A notable pattern linking the Institute for Supply Management’s (ISM) Manufacturing Purchasing Managers’ Index (PMI) with Bitcoin’s major market peaks suggests the current cycle could extend beyond its historical timeline. This correlation, first popularized by Real Vision’s Raoul Pal, has gained traction among macro-focused crypto analysts.

The theory observes that Bitcoin’s past cycle tops have consistently aligned with cyclical peaks in the ISM PMI, a key indicator of US industrial activity. Analyst Colin Talks Crypto noted that if this relationship continues, it “would indicate a considerably longer cycle than bitcoin cycles typically run for.”

Currently, the ISM Manufacturing PMI signals a prolonged economic contraction, having remained below the neutral 50-point mark for seven straight months. A sustained move above 50 historically corresponds with renewed economic expansion and stronger Bitcoin price performance. While the index briefly crossed this threshold earlier in the year, it quickly fell back, underscoring persistent weakness in the manufacturing sector.

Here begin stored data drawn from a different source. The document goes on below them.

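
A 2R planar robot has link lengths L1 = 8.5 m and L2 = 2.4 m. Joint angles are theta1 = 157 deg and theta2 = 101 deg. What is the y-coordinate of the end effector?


Convert angles to radians: theta1 = 2.7402, theta2 = 1.7628
y = L1*sin(theta1) + L2*sin(theta1+theta2)
y = 3.3212 + -2.3476
y = 0.9737


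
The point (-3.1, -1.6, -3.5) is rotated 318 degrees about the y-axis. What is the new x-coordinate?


Rotation about y-axis: x' = x*cos(theta) + z*sin(theta)
= -3.1 * 0.7431 + -3.5 * -0.6691
= 0.0382


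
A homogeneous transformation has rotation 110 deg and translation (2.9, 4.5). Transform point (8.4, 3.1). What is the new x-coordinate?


x' = cos(theta)*px - sin(theta)*py + tx
= -0.342*8.4 - 0.9397*3.1 + 2.9
= -2.886


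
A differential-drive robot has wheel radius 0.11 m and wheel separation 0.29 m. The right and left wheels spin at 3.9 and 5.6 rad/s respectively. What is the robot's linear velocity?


vR = r*wR = 0.11*3.9 = 0.429 m/s
vL = r*wL = 0.11*5.6 = 0.616 m/s
v = (vR+vL)/2 = 0.5225 m/s
omega = (vR-vL)/L = -0.6448 rad/s
linear velocity = 0.5225 m/s


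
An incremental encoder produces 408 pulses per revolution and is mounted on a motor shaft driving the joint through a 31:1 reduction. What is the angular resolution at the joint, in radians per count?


counts per rev = 408
effective counts at joint = 408 * 31 = 12648
resolution = 2*pi / 12648
= 4.9677e-04 rad/count


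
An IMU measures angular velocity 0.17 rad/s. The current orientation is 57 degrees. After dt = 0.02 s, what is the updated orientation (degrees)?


delta_theta = w * dt = 0.17 * 0.02 = 0.0034 rad
= 0.1948 deg
theta_new = 57 + 0.1948 = 57.1948 deg


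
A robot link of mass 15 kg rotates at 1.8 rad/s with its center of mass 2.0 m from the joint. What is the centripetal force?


F = m * omega^2 * r
= 15 * 1.8^2 * 2.0
= 15 * 3.24 * 2.0
= 97.2 N


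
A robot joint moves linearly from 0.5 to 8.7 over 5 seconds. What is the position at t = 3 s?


s = t/T = 3/5 = 0.6
p(t) = p0 + (pf-p0)*s
= 0.5 + (8.7 - 0.5) * 0.6
= 5.42


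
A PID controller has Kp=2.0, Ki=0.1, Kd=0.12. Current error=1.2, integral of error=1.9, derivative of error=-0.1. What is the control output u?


u = Kp*e + Ki*int(e) + Kd*de/dt
= 2.0*1.2 + 0.1*1.9 + 0.12*(-0.1)
= 2.4 + 0.19 + -0.012
= 2.578


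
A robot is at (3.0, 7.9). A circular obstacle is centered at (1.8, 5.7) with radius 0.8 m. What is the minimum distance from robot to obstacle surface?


center_dist = sqrt((3.0-1.8)^2 + (7.9-5.7)^2)
= sqrt(1.44 + 4.84)
= 2.506
min_dist = center_dist - radius = 2.506 - 0.8 = 1.706 m


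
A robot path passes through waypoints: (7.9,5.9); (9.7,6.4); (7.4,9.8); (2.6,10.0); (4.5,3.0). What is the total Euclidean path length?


Segment lengths:
  seg1 = sqrt((1.8)^2 + (0.5)^2) = 1.8682
  seg2 = sqrt((-2.3)^2 + (3.4)^2) = 4.1049
  seg3 = sqrt((-4.8)^2 + (0.2)^2) = 4.8042
  seg4 = sqrt((1.9)^2 + (-7.0)^2) = 7.2533
Total = 18.0305


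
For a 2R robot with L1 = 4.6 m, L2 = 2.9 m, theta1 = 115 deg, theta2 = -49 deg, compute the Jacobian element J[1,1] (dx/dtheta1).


J[1,1] = -L1*sin(t1) - L2*sin(t1+t2)
= -4.6*sin(115) - 2.9*sin(66)
= -6.8183


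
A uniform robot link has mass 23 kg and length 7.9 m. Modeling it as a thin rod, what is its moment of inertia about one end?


I = (1/3) * m * L^2
= (1/3) * 23 * 7.9^2
= 0.333333 * 23 * 62.41
= 478.4767 kg*m^2


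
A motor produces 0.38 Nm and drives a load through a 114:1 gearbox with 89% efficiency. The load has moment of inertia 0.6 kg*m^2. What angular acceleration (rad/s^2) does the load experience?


tau_out = tau_motor * N * eta
= 0.38 * 114 * 0.89 = 38.5548 Nm
alpha = tau_out / I = 38.5548 / 0.6
= 64.258 rad/s^2


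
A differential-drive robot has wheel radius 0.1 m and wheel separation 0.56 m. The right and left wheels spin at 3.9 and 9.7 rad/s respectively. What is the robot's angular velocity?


vR = r*wR = 0.1*3.9 = 0.39 m/s
vL = r*wL = 0.1*9.7 = 0.97 m/s
v = (vR+vL)/2 = 0.68 m/s
omega = (vR-vL)/L = -1.0357 rad/s
angular velocity = -1.0357 rad/s


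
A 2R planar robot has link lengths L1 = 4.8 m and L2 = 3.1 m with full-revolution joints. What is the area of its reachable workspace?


r_max = L1 + L2 = 7.9 m
r_min = |L1 - L2| = 1.7 m
Area = pi*(r_max^2 - r_min^2)
= pi*(62.41 - 2.89)
= pi * 59.52
= 186.9876 m^2


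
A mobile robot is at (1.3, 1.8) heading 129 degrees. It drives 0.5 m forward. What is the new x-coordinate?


x_new = x0 + d*cos(theta)
= 1.3 + 0.5*cos(129)
= 1.3 + -0.3147
= 0.9853


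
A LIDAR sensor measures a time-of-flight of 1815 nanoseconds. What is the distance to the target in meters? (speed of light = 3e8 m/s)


tof = 1815 ns = 1.815e-06 s
dist = c * tof / 2
= 3e8 * 1.815e-06 / 2
= 272.25 m


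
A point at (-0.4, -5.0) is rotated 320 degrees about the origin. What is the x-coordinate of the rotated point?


x' = x*cos(theta) - y*sin(theta)
cos(320 deg) = 0.766, sin(320 deg) = -0.6428
x' = -0.4 * 0.766 - -5.0 * -0.6428
= -0.3064 - 3.2139
= -3.5204


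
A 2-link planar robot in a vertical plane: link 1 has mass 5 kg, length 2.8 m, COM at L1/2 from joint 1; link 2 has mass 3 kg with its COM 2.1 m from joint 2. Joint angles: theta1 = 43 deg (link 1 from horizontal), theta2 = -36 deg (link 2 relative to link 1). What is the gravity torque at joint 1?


Horizontal distance from joint 1 to link-1 COM:
  x_c1 = (L1/2)*cos(t1) = 1.4 * 0.7314 = 1.0239 m
Horizontal distance from joint 1 to link-2 COM:
  x_c2 = L1*cos(t1) + Lc2*cos(t1+t2)
       = 2.8*0.7314 + 2.1*0.9925 = 4.1321 m
tau1 = m1*g*x_c1 + m2*g*x_c2
     = 5*9.81*1.0239 + 3*9.81*4.1321
     = 50.2221 + 121.6088
     = 171.8309 Nm


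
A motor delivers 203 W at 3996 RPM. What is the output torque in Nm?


omega = 3996 * 2*pi/60 = 418.4601 rad/s
tau = P / omega = 203 / 418.4601
= 0.4851 Nm


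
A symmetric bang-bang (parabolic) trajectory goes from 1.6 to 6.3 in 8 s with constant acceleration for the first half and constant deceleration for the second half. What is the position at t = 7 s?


Symmetric rest-to-rest: each phase covers (pf-p0)/2 in time T/2. 0.5*a*(T/2)^2 = (pf-p0)/2 => a = 4*(pf-p0)/T^2
a = 4*(6.3-1.6)/8^2 = 0.2937
t = 7 is in the deceleration phase (t > T/2).
p = pf - 0.5*a*(T-t)^2 = 6.3 - 0.5*0.2937*1^2
= 6.1531


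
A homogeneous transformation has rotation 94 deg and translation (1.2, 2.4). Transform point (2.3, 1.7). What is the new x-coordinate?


x' = cos(theta)*px - sin(theta)*py + tx
= -0.0698*2.3 - 0.9976*1.7 + 1.2
= -0.6563


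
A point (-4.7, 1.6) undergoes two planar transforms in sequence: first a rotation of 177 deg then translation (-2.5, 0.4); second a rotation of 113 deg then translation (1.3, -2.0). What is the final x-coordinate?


After transform 1:
x1 = cos(177)*-4.7 - sin(177)*1.6 + -2.5 = 2.1098
y1 = sin(177)*-4.7 + cos(177)*1.6 + 0.4 = -1.4438
After transform 2:
x2 = cos(113)*2.1098 - sin(113)*-1.4438 + 1.3
= 1.8046


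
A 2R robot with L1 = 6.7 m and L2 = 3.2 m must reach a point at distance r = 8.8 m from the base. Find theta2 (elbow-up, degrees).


cos(theta2) = (r^2 - L1^2 - L2^2) / (2*L1*L2)
cos(theta2) = (77.44 - 44.89 - 10.24) / 42.88
cos(theta2) = 0.520289
theta2 = 58.6483 degrees


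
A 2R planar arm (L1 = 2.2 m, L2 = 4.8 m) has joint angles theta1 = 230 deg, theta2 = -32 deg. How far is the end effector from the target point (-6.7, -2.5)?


End effector via forward kinematics:
x = L1*cos(t1) + L2*cos(t1+t2) = -5.9792
y = L1*sin(t1) + L2*sin(t1+t2) = -3.1686
Distance to target:
d = sqrt((-6.7 - -5.9792)^2 + (-2.5 - -3.1686)^2)
= sqrt(0.5195 + 0.447)
= 0.9831 m


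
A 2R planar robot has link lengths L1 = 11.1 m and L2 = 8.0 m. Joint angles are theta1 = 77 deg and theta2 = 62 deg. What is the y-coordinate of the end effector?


Convert angles to radians: theta1 = 1.3439, theta2 = 1.0821
y = L1*sin(theta1) + L2*sin(theta1+theta2)
y = 10.8155 + 5.2485
y = 16.064


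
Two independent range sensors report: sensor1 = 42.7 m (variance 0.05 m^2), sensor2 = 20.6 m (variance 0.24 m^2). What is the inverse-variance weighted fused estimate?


w1 = (1/var1) / (1/var1 + 1/var2)
   = 20.0 / (20.0 + 4.1667) = 0.8276
w2 = 1 - w1 = 0.1724
fused = w1*s1 + w2*s2 = 35.3379 + 3.5517
= 38.8897 m


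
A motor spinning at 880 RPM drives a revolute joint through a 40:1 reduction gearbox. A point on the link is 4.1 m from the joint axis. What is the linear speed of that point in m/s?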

US Manufacturing Struggles to Sustain Momentum

The sector’s performance has been hampered by several factors, including high tariffs, uncertain trade policies, and softening global demand. These pressures appear to be extending the business cycle rather than accelerating it. ISM’s latest report highlighted these uneven conditions, showing that while some prices rose, both exports and imports contracted.

Despite this weakness, ISM officials have pointed out that a manufacturing contraction doesn’t necessarily signal a wider recession, as the sector represents a shrinking portion of total US economic output. The organization has previously stated that a sustained PMI reading above 42.3 generally corresponds with growth in the broader economy.

The tangible impact of these economic conditions is felt on the ground. One purchasing manager in the transportation equipment industry reported that business remains “severely depressed,” citing shrinking profits and the heavy burden of tariffs. “We have increased price pressures both to our inputs and customer outputs as companies are starting to pass on tariffs via surcharges, raising prices up to 20 percent,” the manager stated.